Smithfield estimates that its total sales will reach $11.4 billion this year. So prodigious is its fecal waste, however, that if the company treated its effluvia as big-city governments do -- even if it came marginally close to that standard -- it would lose money. So many of its contractors allow great volumes of waste to run out of their slope-floored barns and sit blithely in the open, untreated, where the elements break it down and gravity pulls it into groundwater and river systems. Although the company proclaims a culture of environmental responsibility, ostentatious pollution is a linchpin of Smithfield's business model.
A lot of pig shit is one thing; a lot of highly toxic pig shit is another. The excrement of Smithfield hogs is hardly even pig shit: On a continuum of pollutants, it is probably closer to radioactive waste than to organic manure. The reason it is so toxic is Smithfield's efficiency. The company produces 6 billion pounds of packaged pork each year. That's a remarkable achievement, a prolificacy unimagined only two decades ago, and the only way to do it is to raise pigs in astonishing, unprecedented concentrations.
Smithfield's pigs live by the hundreds or thousands in warehouse-like barns, in rows of wall-to-wall pens. Sows are artificially inseminated and fed and delivered of their piglets in cages so small they cannot turn around. Forty fully grown 250-pound male hogs often occupy a pen the size of a tiny apartment. They trample each other to death. There is no sunlight, straw, fresh air or earth. The floors are slatted to allow excrement to fall into a catchment pit under the pens, but many things besides excrement can wind up in the pits: afterbirths, piglets accidentally crushed by their mothers, old batteries, broken bottles of insecticide, antibiotic syringes, stillborn pigs -- anything small enough to fit through the foot-wide pipes that drain the pits. The pipes remain closed until enough sewage accumulates in the pits to create good expulsion pressure; then the pipes are opened and everything bursts out into a large holding pond.
Please: go read the article. It's five pages, it's well written, and it sums up the horrors some of us have faced and all of us should be concerned with.
When you're done, email the article to your friends and family. If you're so inclined and able, find a grassroots organization working to restrict or eliminate CAFOs in your state (for PA, please see http://www.pennfuture.org/... please add others below) and contribute what you can.

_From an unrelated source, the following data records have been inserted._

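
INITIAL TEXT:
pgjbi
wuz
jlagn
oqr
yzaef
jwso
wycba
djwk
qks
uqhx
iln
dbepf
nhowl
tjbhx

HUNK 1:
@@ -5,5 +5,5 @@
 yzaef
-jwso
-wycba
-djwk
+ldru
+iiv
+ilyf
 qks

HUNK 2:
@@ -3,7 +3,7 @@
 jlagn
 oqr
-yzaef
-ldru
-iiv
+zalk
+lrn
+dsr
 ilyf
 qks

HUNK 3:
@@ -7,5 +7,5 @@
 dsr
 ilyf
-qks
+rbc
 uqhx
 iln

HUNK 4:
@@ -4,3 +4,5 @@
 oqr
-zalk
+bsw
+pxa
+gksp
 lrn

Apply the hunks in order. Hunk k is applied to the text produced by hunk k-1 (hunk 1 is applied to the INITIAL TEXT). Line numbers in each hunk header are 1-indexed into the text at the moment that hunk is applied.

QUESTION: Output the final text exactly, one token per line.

Answer: pgjbi
wuz
jlagn
oqr
bsw
pxa
gksp
lrn
dsr
ilyf
rbc
uqhx
iln
dbepf
nhowl
tjbhx

Derivation:
Hunk 1: at line 5 remove [jwso,wycba,djwk] add [ldru,iiv,ilyf] -> 14 lines: pgjbi wuz jlagn oqr yzaef ldru iiv ilyf qks uqhx iln dbepf nhowl tjbhx
Hunk 2: at line 3 remove [yzaef,ldru,iiv] add [zalk,lrn,dsr] -> 14 lines: pgjbi wuz jlagn oqr zalk lrn dsr ilyf qks uqhx iln dbepf nhowl tjbhx
Hunk 3: at line 7 remove [qks] add [rbc] -> 14 lines: pgjbi wuz jlagn oqr zalk lrn dsr ilyf rbc uqhx iln dbepf nhowl tjbhx
Hunk 4: at line 4 remove [zalk] add [bsw,pxa,gksp] -> 16 lines: pgjbi wuz jlagn oqr bsw pxa gksp lrn dsr ilyf rbc uqhx iln dbepf nhowl tjbhx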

And please, this holiday, support your local farmers, support your neighbors, support our environment and boycott mass produced pork.

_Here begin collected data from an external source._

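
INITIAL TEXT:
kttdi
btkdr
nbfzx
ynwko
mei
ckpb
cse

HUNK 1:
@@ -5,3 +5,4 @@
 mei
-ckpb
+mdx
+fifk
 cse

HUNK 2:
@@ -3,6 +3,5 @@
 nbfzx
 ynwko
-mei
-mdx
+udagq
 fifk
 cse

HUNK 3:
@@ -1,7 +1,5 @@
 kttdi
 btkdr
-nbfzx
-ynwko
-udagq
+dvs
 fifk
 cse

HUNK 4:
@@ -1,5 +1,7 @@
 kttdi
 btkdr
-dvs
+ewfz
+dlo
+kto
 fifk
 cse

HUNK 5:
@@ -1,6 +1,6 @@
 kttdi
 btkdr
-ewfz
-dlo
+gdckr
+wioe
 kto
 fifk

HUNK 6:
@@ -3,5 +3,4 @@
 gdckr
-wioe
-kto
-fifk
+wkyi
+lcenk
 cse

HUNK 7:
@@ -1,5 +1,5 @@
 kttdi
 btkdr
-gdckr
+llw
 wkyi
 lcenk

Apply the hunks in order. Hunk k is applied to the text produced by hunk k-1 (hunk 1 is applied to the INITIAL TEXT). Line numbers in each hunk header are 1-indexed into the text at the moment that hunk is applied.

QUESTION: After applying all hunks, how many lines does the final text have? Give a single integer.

Hunk 1: at line 5 remove [ckpb] add [mdx,fifk] -> 8 lines: kttdi btkdr nbfzx ynwko mei mdx fifk cse
Hunk 2: at line 3 remove [mei,mdx] add [udagq] -> 7 lines: kttdi btkdr nbfzx ynwko udagq fifk cse
Hunk 3: at line 1 remove [nbfzx,ynwko,udagq] add [dvs] -> 5 lines: kttdi btkdr dvs fifk cse
Hunk 4: at line 1 remove [dvs] add [ewfz,dlo,kto] -> 7 lines: kttdi btkdr ewfz dlo kto fifk cse
Hunk 5: at line 1 remove [ewfz,dlo] add [gdckr,wioe] -> 7 lines: kttdi btkdr gdckr wioe kto fifk cse
Hunk 6: at line 3 remove [wioe,kto,fifk] add [wkyi,lcenk] -> 6 lines: kttdi btkdr gdckr wkyi lcenk cse
Hunk 7: at line 1 remove [gdckr] add [llw] -> 6 lines: kttdi btkdr llw wkyi lcenk cse
Final line count: 6

Answer: 6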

UPDATE: Wow - I expected the 9 comments or so that the other 2 diaries I've written had garnered - but I'm thrilled that this topic has hit the top of the rec list. To me, it's an issue that connects so many of the political causes and concerns that are discussed here and offers so many points of direct, local action.

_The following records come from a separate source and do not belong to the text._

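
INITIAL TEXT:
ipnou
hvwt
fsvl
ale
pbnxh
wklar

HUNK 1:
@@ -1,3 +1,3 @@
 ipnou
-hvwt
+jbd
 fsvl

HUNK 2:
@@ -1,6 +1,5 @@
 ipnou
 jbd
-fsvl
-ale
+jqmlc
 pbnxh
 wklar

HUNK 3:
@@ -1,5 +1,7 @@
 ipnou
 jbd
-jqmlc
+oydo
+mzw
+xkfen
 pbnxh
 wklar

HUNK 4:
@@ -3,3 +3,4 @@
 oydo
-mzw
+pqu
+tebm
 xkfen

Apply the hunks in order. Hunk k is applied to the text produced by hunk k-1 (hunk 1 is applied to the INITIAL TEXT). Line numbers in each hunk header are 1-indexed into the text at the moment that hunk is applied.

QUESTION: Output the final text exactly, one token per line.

Answer: ipnou
jbd
oydo
pqu
tebm
xkfen
pbnxh
wklar

Derivation:
Hunk 1: at line 1 remove [hvwt] add [jbd] -> 6 lines: ipnou jbd fsvl ale pbnxh wklar
Hunk 2: at line 1 remove [fsvl,ale] add [jqmlc] -> 5 lines: ipnou jbd jqmlc pbnxh wklar
Hunk 3: at line 1 remove [jqmlc] add [oydo,mzw,xkfen] -> 7 lines: ipnou jbd oydo mzw xkfen pbnxh wklar
Hunk 4: at line 3 remove [mzw] add [pqu,tebm] -> 8 lines: ipnou jbd oydo pqu tebm xkfen pbnxh wklar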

I want to draw attention to this comment, b/c it sums up where I'm at - though certainly the vegetarians and vegans have made outstanding contributions below:
*You don't have to cut out pork. *
Please keep eating pork, just find a small farm and purchase it directly. Most of the really good farms are too small and poor to be "ceritified organic"...that just means it costs more money.
Better yet, find a small farm, and go help the farmer butcher during the winter. It is such a great family activity...The youngest members of the family can help stamp the white packages.